Mais il y a 2 phrases, et 2 sujets, le sujet de la première devient complément direct dans la seconde, par le "l'". Pourriez -vous, cher M. Bernard Lombart préciser un peu plus en quoi la construction est fautive. Comment exprimeriez-vous correctement mon propos ?
Mai 1968 et l'irruption du mouvement étudiant l'ont totalement déstabilisé au point qu'il sombra dans une dépression extrême.

Ou bien

Il fut totalement déstabilisé par Mai 1968 et l'irruption du mouvement étudiant, au point de sombrer dans une dépression extrême.

Dans les deux cas le sujet est conservé.
Mais pourquoi n'ai-je pas le "droit" de changer de sujet d'une phrase à l'autre ?
Madame, vous avez le droit de changer de sujet autant que vous voulez mais dans la forme que vous avez adoptée, la deuxième proposition ne comporte pas de sujet, ce qui implique normalement qu'elle a le même que la première, c'est-à-dire Mai 1968 et l'irruption du mouvement étudiant.

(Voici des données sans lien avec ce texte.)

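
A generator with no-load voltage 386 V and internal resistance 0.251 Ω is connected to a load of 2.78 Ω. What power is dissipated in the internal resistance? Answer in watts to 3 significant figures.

4070 W

The source's internal resistance is just another series element carrying I; its dissipation is I²r.
I = ε / (r + R) = 386 / (0.251 + 2.78) = 127.4 A
P_int = I² r = (127.4)² × 0.251 = 4071 W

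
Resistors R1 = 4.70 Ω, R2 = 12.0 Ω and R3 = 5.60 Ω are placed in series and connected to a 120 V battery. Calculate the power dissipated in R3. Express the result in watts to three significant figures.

Every series element carries the same I. Get I from the total resistance, then P = I² × R3.
R_total = 4.70 + 12.0 + 5.60 = 22.30 Ω
I = V / R_total = 120 / 22.30 = 5.381 A
P_R3 = I² × R3 = (5.381)² × 5.60 = 162.2 W

162 W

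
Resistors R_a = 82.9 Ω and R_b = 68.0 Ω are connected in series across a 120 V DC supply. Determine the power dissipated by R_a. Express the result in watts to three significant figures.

52.4 W

The current is common to all series resistors; compute it, then apply P = I²R for the target.
R_total = 82.9 + 68.0 = 150.9 Ω
I = V / R_total = 120 / 150.9 = 0.7952 A
P_R_a = I² × R_a = (0.7952)² × 82.9 = 52.43 W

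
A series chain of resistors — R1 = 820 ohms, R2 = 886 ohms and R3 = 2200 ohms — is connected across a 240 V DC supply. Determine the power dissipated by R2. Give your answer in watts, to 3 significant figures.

Series elements share the same current, so find I first, then use P = I²R.
R_total = 820 + 886 + 2200 = 3906 Ω
I = V / R_total = 240 / 3906 = 0.06144 A
P_R2 = I² × R2 = (0.06144)² × 886 = 3.345 W

3.34 W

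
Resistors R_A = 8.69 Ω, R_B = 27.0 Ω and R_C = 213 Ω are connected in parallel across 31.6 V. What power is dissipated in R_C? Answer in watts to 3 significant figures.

4.69 W

Parallel branches share the same voltage; P = V²/R gives the branch power in one step.
P_R_C = V² / R_C = (31.6)² / 213 Ω = 4.688 W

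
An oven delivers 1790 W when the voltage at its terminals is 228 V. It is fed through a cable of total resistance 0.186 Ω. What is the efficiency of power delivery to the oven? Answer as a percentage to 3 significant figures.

99.4 %

I = P / V = 1790 / 228 = 7.851 A through the cable.
P_line = I² R_line = (7.851)² × 0.186 = 11.46 W
P_source = P_load + P_line = 1790 + 11.46 = 1801 W
η = P_load / P_source = 1790 / 1801 = 0.9936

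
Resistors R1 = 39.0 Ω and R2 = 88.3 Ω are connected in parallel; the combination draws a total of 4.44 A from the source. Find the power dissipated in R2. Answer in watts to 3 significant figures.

Parallel branches share V, not I — compute V via R_eq, then use V²/R for the target branch.
1/R_eq = 1/39.0 + 1/88.3 ⇒ R_eq = 27.05 Ω
V = I_total × R_eq = 4.440 × 27.05 = 120.1 V
P_R2 = V² / R2 = (120.1)² / 88.3 = 163.4 W

163 W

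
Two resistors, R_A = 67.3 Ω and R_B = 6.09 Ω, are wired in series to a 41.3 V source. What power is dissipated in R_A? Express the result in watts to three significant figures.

21.3 W

Every series element carries the same I. Get I from the total resistance, then P = I² × R_A.
R_total = 67.3 + 6.09 = 73.39 Ω
I = V / R_total = 41.3 / 73.39 = 0.5627 A
P_R_A = I² × R_A = (0.5627)² × 67.3 = 21.31 W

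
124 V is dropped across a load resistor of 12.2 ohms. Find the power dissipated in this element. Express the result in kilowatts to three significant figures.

Voltage and resistance are given, so P = V²/R is the one-step route.
P = (124 V)² / 12.2 Ω = 1260 W

1.26 kW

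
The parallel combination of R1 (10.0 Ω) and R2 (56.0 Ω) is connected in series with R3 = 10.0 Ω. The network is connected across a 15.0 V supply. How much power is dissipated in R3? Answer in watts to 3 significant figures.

Reduce the parallel combination to a single R_p; the circuit then becomes R_p in series with the remaining resistor.
R_p = (10.0×56.0)/(10.0+56.0) = 8.485 Ω
R_total = R_p + 10.0 = 8.485 + 10.0 = 18.48 Ω
I = V / R_total = 15.0 / 18.48 = 0.8115 A
R3 carries the full series current, so P = I²R.
P_R3 = (0.8115)² × 10.0 = 6.585 W

6.58 W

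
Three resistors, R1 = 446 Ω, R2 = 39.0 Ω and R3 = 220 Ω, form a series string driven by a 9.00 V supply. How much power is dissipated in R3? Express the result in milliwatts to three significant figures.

35.9 mW

In a series string the same current flows through every resistor — find that current, then P = I²R for the one we want.
R_total = 446 + 39.0 + 220 = 705.0 Ω
I = V / R_total = 9.00 / 705.0 = 0.01277 A
P_R3 = I² × R3 = (0.01277)² × 220 = 0.03585 W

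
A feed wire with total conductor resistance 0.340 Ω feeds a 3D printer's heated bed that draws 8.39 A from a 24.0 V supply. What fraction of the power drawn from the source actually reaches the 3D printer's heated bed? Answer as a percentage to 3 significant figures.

88.1 %

The feed wire carries the full 8.39 A.
P_line = I² R_line = (8.390)² × 0.340 = 23.93 W
P_source = V I = 24.0 × 8.390 = 201.4 W; P_load = 177.4 W
η = P_load / P_source = 177.4 / 201.4 = 0.8811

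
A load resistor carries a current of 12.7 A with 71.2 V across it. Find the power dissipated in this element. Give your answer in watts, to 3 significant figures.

With V and I both given, power follows immediately from P = V I.
P = 71.2 V × 12.70 A = 904.2 W

904 W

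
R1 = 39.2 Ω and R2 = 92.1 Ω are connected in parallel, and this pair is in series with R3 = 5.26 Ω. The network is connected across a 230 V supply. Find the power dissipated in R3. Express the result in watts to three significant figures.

Combine R1 and R2 into their parallel equivalent first, reducing the network to two series resistors.
R_p = (39.2×92.1)/(39.2+92.1) = 27.50 Ω
R_total = R_p + 5.26 = 27.50 + 5.26 = 32.76 Ω
I = V / R_total = 230 / 32.76 = 7.021 A
R3 is the series element, so its power is I²R.
P_R3 = (7.021)² × 5.26 = 259.3 W

259 W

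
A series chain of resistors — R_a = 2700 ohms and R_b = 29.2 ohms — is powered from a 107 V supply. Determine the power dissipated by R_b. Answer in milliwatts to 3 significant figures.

Series elements share the same current, so find I first, then use P = I²R.
R_total = 2700 + 29.2 = 2729 Ω
I = V / R_total = 107 / 2729 = 0.03921 A
P_R_b = I² × R_b = (0.03921)² × 29.2 = 0.04488 W

44.9 mW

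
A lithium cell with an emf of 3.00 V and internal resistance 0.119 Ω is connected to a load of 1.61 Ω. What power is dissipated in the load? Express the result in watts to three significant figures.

With r and R in series, I = ε/(r+R); the load dissipates I²R.
I = ε / (r + R) = 3.00 / (0.119 + 1.61) = 1.735 A
P_load = I² R = (1.735)² × 1.61 = 4.847 W

4.85 W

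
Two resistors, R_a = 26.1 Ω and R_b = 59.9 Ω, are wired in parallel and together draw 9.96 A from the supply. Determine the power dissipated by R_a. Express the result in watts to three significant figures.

Only the total current is stated, so first find the parallel equivalent to get the voltage across the combination.
1/R_eq = 1/26.1 + 1/59.9 ⇒ R_eq = 18.18 Ω
V = I_total × R_eq = 9.960 × 18.18 = 181.1 V
P_R_a = V² / R_a = (181.1)² / 26.1 = 1256 W

1260 W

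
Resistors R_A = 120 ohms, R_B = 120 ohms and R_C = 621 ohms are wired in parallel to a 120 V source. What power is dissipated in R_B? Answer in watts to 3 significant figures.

120 W

Every branch has 120 V across it, so for R_B the power is simply V²/R.
P_R_B = V² / R_B = (120)² / 120 Ω = 120.0 W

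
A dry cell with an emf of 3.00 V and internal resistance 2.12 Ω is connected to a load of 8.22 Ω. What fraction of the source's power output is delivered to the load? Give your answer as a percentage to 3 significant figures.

79.5 %

Efficiency is P_load / P_total. With a series r and R sharing the same I, P = I²R for each, so η = R/(R+r).
η = R / (R + r) = 8.22 / (8.22 + 2.12) = 0.7950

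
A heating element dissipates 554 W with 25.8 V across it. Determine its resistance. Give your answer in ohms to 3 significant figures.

1.20 Ω

Inverting the appropriate power form: R = V² / P.
R = (25.8)² / 554 = 1.202 Ω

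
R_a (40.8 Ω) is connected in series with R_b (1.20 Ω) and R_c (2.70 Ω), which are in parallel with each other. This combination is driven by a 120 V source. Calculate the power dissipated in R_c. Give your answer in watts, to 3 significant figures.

2.12 W

Replace R_b and R_c with their parallel equivalent so the circuit becomes R_a in series with R_p.
R_p = (1.20×2.70)/(1.20+2.70) = 0.8308 Ω
R_total = 40.8 + 0.8308 = 41.63 Ω
I = V / R_total = 120 / 41.63 = 2.882 A
Voltage across the parallel pair: V_p = I × R_p = 2.882 × 0.8308 = 2.395 V
With V_p across R_c, its power is V_p²/R_c.
P_R_c = (2.395)² / 2.70 = 2.124 W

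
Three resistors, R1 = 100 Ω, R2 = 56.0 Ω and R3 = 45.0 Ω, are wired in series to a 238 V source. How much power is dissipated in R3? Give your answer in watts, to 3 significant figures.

Series elements share the same current, so find I first, then use P = I²R.
R_total = 100 + 56.0 + 45.0 = 201.0 Ω
I = V / R_total = 238 / 201.0 = 1.184 A
P_R3 = I² × R3 = (1.184)² × 45.0 = 63.09 W

63.1 W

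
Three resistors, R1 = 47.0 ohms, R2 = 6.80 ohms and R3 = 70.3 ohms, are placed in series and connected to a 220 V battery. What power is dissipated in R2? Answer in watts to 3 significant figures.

Every series element carries the same I. Get I from the total resistance, then P = I² × R2.
R_total = 47.0 + 6.80 + 70.3 = 124.1 Ω
I = V / R_total = 220 / 124.1 = 1.773 A
P_R2 = I² × R2 = (1.773)² × 6.80 = 21.37 W

21.4 W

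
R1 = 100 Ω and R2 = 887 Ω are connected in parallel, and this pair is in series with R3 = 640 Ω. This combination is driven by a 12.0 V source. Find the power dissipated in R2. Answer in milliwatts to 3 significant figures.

2.46 mW

First find R_p for the parallel pair, then treat R_p + R3 as a series loop.
R_p = (100×887)/(100+887) = 89.87 Ω
R_total = R_p + 640 = 89.87 + 640 = 729.9 Ω
I = V / R_total = 12.0 / 729.9 = 0.01644 A
Voltage across the parallel pair: V_p = I × R_p = 0.01644 × 89.87 = 1.478 V
R2 sits across V_p; its power is V_p²/R.
P_R2 = (1.478)² / 887 = 0.002461 W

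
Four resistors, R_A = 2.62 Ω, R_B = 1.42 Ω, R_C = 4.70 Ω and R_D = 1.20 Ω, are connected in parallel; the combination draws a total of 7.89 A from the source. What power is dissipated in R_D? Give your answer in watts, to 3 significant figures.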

Littéralement, vous avez écrit que Mai 1968 et l'irruption du mouvement étudiant ont sombré dans une dépression extrême.
Je n'ai pas voulu écrire "au pointqu'il sombra" (trop "antique"), j'ai donc écrit "au point de sombrer". Pour moi la proposition subordonnée "complément de manière", se rapporte sans ambiguité au verbe à la forme passive "il fut totalement déstabilisé", et je ne vois pas comment on peut attribuer cette "manière", même d'un point de vue syntaxique, à mai 68 et au mouvement étudiant. Serait-je parce-que je n'ai pas répété "par" devant mouvement étudiant ?

Pardonnez-moi, tant que je n'ai pas compris, je m'obstine (ostinato)....
Je croyais qu' ostinato était une allusion musicale...
Utilisateur anonyme
29 janvier 2009, 13:21   Re : L'établissement d'une complaisance
la proposition subordonnée "complément de manière"

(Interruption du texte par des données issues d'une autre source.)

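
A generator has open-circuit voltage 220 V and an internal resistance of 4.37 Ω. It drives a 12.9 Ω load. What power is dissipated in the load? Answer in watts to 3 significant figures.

Load and internal resistance form a series loop — compute the loop current, then the load power via I²R.
I = ε / (r + R) = 220 / (4.37 + 12.9) = 12.74 A
P_load = I² R = (12.74)² × 12.9 = 2093 W

2090 W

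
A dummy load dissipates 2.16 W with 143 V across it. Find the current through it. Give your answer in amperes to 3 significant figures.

0.0151 A

From P = V I = I²R = V²/R, with the two given quantities we get I = P / V.
I = 2.16 / 143 = 0.01510 A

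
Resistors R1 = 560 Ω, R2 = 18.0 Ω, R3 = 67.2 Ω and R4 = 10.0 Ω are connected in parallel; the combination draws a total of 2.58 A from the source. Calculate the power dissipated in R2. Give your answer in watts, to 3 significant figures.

12.5 W

The branches share the same voltage, but only the total current is given — find V from the equivalent resistance first.
1/R_eq = 1/560 + 1/18.0 + 1/67.2 + 1/10.0 ⇒ R_eq = 5.806 Ω
V = I_total × R_eq = 2.580 × 5.806 = 14.98 V
P_R2 = V² / R2 = (14.98)² / 18.0 = 12.47 W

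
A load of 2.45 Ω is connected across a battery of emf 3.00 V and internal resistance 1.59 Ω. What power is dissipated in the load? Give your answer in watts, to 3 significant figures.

Find the circuit current first, then P = I²R for the load (series elements share I).
I = ε / (r + R) = 3.00 / (1.59 + 2.45) = 0.7426 A
P_load = I² R = (0.7426)² × 2.45 = 1.351 W

1.35 W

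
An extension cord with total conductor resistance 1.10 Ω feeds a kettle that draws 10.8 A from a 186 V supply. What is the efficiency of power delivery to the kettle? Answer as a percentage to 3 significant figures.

93.6 %

The extension cord carries the full 10.8 A.
P_line = I² R_line = (10.80)² × 1.10 = 128.3 W
P_source = V I = 186 × 10.80 = 2009 W; P_load = 1880 W
η = P_load / P_source = 1880 / 2009 = 0.9361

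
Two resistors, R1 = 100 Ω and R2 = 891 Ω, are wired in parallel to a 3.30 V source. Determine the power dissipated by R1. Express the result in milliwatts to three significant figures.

R1 sits directly across the source, so P = V²/R with V = 3.30 V.
P_R1 = V² / R1 = (3.30)² / 100 Ω = 0.1089 W

109 mW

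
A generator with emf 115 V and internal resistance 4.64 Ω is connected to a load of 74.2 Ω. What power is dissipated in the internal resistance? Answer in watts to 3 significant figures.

9.87 W

Internal loss is I²r, with I set by the total series resistance r+R.
I = ε / (r + R) = 115 / (4.64 + 74.2) = 1.459 A
P_int = I² r = (1.459)² × 4.64 = 9.872 W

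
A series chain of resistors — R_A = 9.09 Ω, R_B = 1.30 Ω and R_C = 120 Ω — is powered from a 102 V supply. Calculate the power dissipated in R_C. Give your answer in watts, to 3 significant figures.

73.4 W

In a series string the same current flows through every resistor — find that current, then P = I²R for the one we want.
R_total = 9.09 + 1.30 + 120 = 130.4 Ω
I = V / R_total = 102 / 130.4 = 0.7823 A
P_R_C = I² × R_C = (0.7823)² × 120 = 73.43 W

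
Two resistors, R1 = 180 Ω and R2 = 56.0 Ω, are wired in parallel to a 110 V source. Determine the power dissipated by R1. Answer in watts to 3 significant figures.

67.2 W

R1 sits directly across the source, so P = V²/R with V = 110 V.
P_R1 = V² / R1 = (110)² / 180 Ω = 67.22 W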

Ne s'agit-il pas plutôt ici d'un complément de conséquence (au point qu'il a sombré) ?
À mon tour...

Madame Ostinato, il y a bien deux phrases, mais la seconde comporte deux propositions (une indicative et une infinitive). Voyez :

Mai 1968 et l'irruption du mouvement étudiant l'ont totalement déstabilisé // au point de sombrer dans une dépression extrême.

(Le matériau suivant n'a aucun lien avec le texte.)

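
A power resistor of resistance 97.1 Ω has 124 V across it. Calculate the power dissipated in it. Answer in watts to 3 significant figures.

158 W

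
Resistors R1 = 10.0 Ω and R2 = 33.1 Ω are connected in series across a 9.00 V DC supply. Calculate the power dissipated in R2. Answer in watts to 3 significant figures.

In a series string the same current flows through every resistor — find that current, then P = I²R for the one we want.
R_total = 10.0 + 33.1 = 43.10 Ω
I = V / R_total = 9.00 / 43.10 = 0.2088 A
P_R2 = I² × R2 = (0.2088)² × 33.1 = 1.443 W

1.44 W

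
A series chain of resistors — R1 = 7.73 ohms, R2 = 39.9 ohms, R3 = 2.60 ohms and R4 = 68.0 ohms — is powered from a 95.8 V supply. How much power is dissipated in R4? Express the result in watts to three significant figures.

44.6 W

Since the resistors are in series they all carry the loop current I = V/R_total; the power in any one is I²R.
R_total = 7.73 + 39.9 + 2.60 + 68.0 = 118.2 Ω
I = V / R_total = 95.8 / 118.2 = 0.8103 A
P_R4 = I² × R4 = (0.8103)² × 68.0 = 44.65 W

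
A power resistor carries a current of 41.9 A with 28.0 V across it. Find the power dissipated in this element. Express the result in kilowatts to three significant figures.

1.17 kW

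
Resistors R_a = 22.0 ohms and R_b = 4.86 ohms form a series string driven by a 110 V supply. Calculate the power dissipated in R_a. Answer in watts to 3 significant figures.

In a series string the same current flows through every resistor — find that current, then P = I²R for the one we want.
R_total = 22.0 + 4.86 = 26.86 Ω
I = V / R_total = 110 / 26.86 = 4.095 A
P_R_a = I² × R_a = (4.095)² × 22.0 = 369.0 W

369 W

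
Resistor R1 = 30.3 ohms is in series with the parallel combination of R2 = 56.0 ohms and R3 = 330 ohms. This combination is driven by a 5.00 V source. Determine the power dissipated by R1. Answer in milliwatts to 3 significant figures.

Collapse R2‖R3 to a single equivalent, reducing the network to two series elements.
R_p = (56.0×330)/(56.0+330) = 47.88 Ω
R_total = 30.3 + 47.88 = 78.18 Ω
I = V / R_total = 5.00 / 78.18 = 0.06396 A
R1 carries the full series current, so P = I²R.
P_R1 = (0.06396)² × 30.3 = 0.1239 W

124 mW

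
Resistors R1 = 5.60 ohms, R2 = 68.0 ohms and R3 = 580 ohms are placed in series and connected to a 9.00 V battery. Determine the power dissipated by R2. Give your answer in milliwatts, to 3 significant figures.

The current is common to all series resistors; compute it, then apply P = I²R for the target.
R_total = 5.60 + 68.0 + 580 = 653.6 Ω
I = V / R_total = 9.00 / 653.6 = 0.01377 A
P_R2 = I² × R2 = (0.01377)² × 68.0 = 0.01289 W

12.9 mW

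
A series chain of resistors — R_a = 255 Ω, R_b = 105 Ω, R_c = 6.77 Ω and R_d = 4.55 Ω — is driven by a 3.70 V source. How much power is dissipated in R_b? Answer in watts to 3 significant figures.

Series elements share the same current, so find I first, then use P = I²R.
R_total = 255 + 105 + 6.77 + 4.55 = 371.3 Ω
I = V / R_total = 3.70 / 371.3 = 0.009964 A
P_R_b = I² × R_b = (0.009964)² × 105 = 0.01043 W

0.0104 W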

Le sujet de la première ("ont déstabilisé") est : "mai 68 et l'irruption".
Le sujet de la seconde ("somber") est "le" (pronom représentant le monsieur de la phrase précédente).
Les deux sujets sont différents, ce qui constitue l'anacoluthe.
Les 2 et même les 3 (allusion à Louis-René Des Forêts qui dans "Ostinato" compare la persistance de l'enfance tout au long de la vie et jusqu'à la mort à l'ostinato dans une oeuvre musicale).
Si je puis me permettre, je me déclare en accord total avec la défense d'Ostinato qui a parfaitement le droit de jouer comme elle le fait avec l'anacoluthe, animal chatouilleux et qui peut être dangereux mais au pelage incomparablement plus doux au toucher que les lourdauds "au point de sombrer" ou "au point qu'il sombra" qui semblent droit sortis de manuels d'apprentissage du français pour écoliers camerounais d'un village de brousse en 1952. La langue a le droit de frémir un peu; l'anacoluthe de préférer les femmes dans la main douce de qui il aime venir manger.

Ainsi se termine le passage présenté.